DNA repair protein expression and oxidative/nitrosative stress in ulcerative colitis and sporadic colorectal cancer

Abstract

Background/Aim: Chronic inflammation generates large quantities of reactive oxygen and nitrogen species that damage DNA. DNA repair is important for cellular viability and genome integrity. Materials and Methods: Expression levels of the DNA repair proteins OGG1, XPA, MLH1, PARP1, and XRCC6, which function in base excision repair, nucleotide excision repair, mismatch repair, single-strand break repair and double-strand break repair, respectively, were assessed using immunohistochemistry in ulcerative colitis and sporadic colorectal cancer biopsies.
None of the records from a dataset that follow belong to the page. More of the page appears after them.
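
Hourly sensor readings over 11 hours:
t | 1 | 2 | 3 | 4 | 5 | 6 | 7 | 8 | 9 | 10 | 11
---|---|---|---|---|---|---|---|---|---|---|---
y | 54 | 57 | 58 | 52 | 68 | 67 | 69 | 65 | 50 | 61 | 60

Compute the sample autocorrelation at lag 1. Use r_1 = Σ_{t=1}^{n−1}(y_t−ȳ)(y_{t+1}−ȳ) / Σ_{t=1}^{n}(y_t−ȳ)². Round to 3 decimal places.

0.183

Mean ȳ = (54 + 57 + 58 + 52 + 68 + 67 + 69 + 65 + 50 + 61 + 60)/11 = 60.0909
Numerator Σ_{t=1}^{10}(y_t−ȳ)(y_{t+1}−ȳ) = 79.3554
Denominator Σ(y_t−ȳ)² = 432.9091
r_1 = 79.3554 / 432.9091 = 0.183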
Levels of oxidative/ nitrosative stress biomarkers were also assessed. Results: Ulcerative colitis and colorectal cancer lesions expressed significantly higher levels of all DNA repair proteins and oxidative/ nitrosative stress biomarkers compared to normal colonic mucosa. Ulcerative colitis had the highest XPA and XRCC6 expression. Conclusion: Oxidative/nitrosative stress is prevalent in the colon of both diseases. Nucleotide excision repair and non-homologous endjoining double-strand break repair may be compromised in colorectal cancer, but not in ulcerative colitis.